Motley Fool contributor Owen Raszkiewicz owns shares in Shine Corporate.
M2 Group Ltd (ASX: MTU)
Of all the companies to report in August this one was perhaps the highlight. The management team is impressive and seems to have an unrelenting focus on growing the business at a rapid pace. Given the company is now moving into the utilities space, I will not be surprised if it makes a big success of this like it has done with telecommunications and internet services.
Importantly, the last quarter of the prior financial year also saw mobile subscriber growth return, which suggests the availability of a 4G network has halted the customer decline. For the year ahead, the business has forecast 8%-9% revenue growth and 15%-20% profit growth. It pays an attractive fully franked dividend and management’s evident focus on shareholder returns makes it a solid opportunity.
Motley Fool contributor Tom Richardson owns shares in M2 Group.

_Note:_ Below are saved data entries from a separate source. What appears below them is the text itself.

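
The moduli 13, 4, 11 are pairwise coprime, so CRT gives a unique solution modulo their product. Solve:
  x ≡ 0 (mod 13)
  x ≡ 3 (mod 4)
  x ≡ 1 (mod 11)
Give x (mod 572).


Moduli 13, 4, 11 are pairwise coprime; by CRT there is a unique solution modulo M = 13 · 4 · 11 = 572.
Solve pairwise, accumulating the modulus:
  Start with x ≡ 0 (mod 13).
  Combine with x ≡ 3 (mod 4): since gcd(13, 4) = 1, we get a unique residue mod 52.
    Write x = 0 + 13·t and substitute into x ≡ 3 (mod 4): 13·t ≡ 3 − 0 = 3 (mod 4).
    Reduce coefficients mod 4: 1·t ≡ 3 (mod 4).
    So t ≡ 3 (mod 4).
    Then x = 0 + 13·3 = 39, valid modulo lcm(13, 4) = 52: x ≡ 39 (mod 52).
  Combine with x ≡ 1 (mod 11): since gcd(52, 11) = 1, we get a unique residue mod 572.
    Write x = 39 + 52·t and substitute into x ≡ 1 (mod 11): 52·t ≡ 1 − 39 = -38 (mod 11).
    Reduce coefficients mod 11: 8·t ≡ 6 (mod 11).
    The inverse of 8 mod 11 is 7 (since 8·7 = 56 = 5·11 + 1), so t ≡ 7·6 = 42 ≡ 9 (mod 11).
    Then x = 39 + 52·9 = 507, valid modulo lcm(52, 11) = 572: x ≡ 507 (mod 572).
Verify: 507 mod 13 = 0 ✓, 507 mod 4 = 3 ✓, 507 mod 11 = 1 ✓.

x ≡ 507 (mod 572).


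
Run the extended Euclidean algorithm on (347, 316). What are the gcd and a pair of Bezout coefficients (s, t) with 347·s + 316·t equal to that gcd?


Euclidean algorithm on (347, 316) — divide until remainder is 0:
  347 = 1 · 316 + 31
  316 = 10 · 31 + 6
  31 = 5 · 6 + 1
  6 = 6 · 1 + 0
gcd(347, 316) = 1.
Track Bezout coefficients alongside the remainders: start with r₀ = 347 = a·1 + b·0 (s = 1, t = 0) and r₁ = 316 = a·0 + b·1 (s = 0, t = 1); each new remainder r_{k+1} = r_{k-1} − q_k·r_k inherits s_{k+1} = s_{k-1} − q_k·s_k, t_{k+1} = t_{k-1} − q_k·t_k, so r_k = a·s_k + b·t_k at every step:
  q = 1: r = 31, s = 1 − 1·0 = 1, t = 0 − 1·1 = -1  (check: 347·1 + 316·(-1) = 31)
  q = 10: r = 6, s = 0 − 10·1 = -10, t = 1 − 10·(-1) = 11  (check: 347·(-10) + 316·11 = 6)
  q = 5: r = 1, s = 1 − 5·(-10) = 51, t = -1 − 5·11 = -56  (check: 347·51 + 316·(-56) = 1)
The row with r = 1 (the gcd) gives the Bezout coefficients s = 51, t = -56.
Result: 347 · (51) + 316 · (-56) = 1.

gcd(347, 316) = 1; s = 51, t = -56 (check: 347·51 + 316·(-56) = 1).


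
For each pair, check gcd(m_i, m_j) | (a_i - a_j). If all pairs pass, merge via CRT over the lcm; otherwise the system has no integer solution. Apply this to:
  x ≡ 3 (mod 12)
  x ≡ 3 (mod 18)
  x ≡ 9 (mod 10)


Moduli 12, 18, 10 are not pairwise coprime, so CRT works modulo lcm(m_i) when all pairwise compatibility conditions hold.
Pairwise compatibility: gcd(m_i, m_j) must divide a_i - a_j for every pair.
Merge one congruence at a time:
  Start: x ≡ 3 (mod 12).
  Combine with x ≡ 3 (mod 18): gcd(12, 18) = 6; 3 - 3 = 0, which IS divisible by 6, so compatible.
    Write x = 3 + 12·t and substitute into x ≡ 3 (mod 18): 12·t ≡ 3 − 3 = 0 (mod 18).
    Divide the congruence (and modulus) by g = 6: 2·t ≡ 0 (mod 3).
    The inverse of 2 mod 3 is 2 (since 2·2 = 4 = 1·3 + 1), so t ≡ 2·0 = 0 ≡ 0 (mod 3).
    Then x = 3 + 12·0 = 3, valid modulo lcm(12, 18) = 36: x ≡ 3 (mod 36).
  Combine with x ≡ 9 (mod 10): gcd(36, 10) = 2; 9 - 3 = 6, which IS divisible by 2, so compatible.
    Write x = 3 + 36·t and substitute into x ≡ 9 (mod 10): 36·t ≡ 9 − 3 = 6 (mod 10).
    Divide the congruence (and modulus) by g = 2: 18·t ≡ 3 (mod 5).
    Reduce coefficients mod 5: 3·t ≡ 3 (mod 5).
    The inverse of 3 mod 5 is 2 (since 3·2 = 6 = 1·5 + 1), so t ≡ 2·3 = 6 ≡ 1 (mod 5).
    Then x = 3 + 36·1 = 39, valid modulo lcm(36, 10) = 180: x ≡ 39 (mod 180).
Verify: 39 mod 12 = 3, 39 mod 18 = 3, 39 mod 10 = 9.

x ≡ 39 (mod 180).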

Andrew Mudie: UXC Limited (ASX: UXC)
UXC limited is a mid-cap IT company offering consulting services, applications (cloud), and IT Infrastructure in Australia, New Zealand, the U.S., Fiji, India and Vietnam. Group revenue rose 6% in FY14, while earnings fell 30% as a result of five acquisitions.
The most recent earnings puts the company on a PE ratio of 15 and yield of 4.5%, however UXC’s management is aiming to almost double margins over the next two years. This would see profit increase by between 100% and 200% and put the company on a FY16 PE ratio of just 9 and yield of 7%!
UXC is the market leader in many regions and offers a full suite of solutions. If the IT sector bounces back strongly UXC will be leading the charge.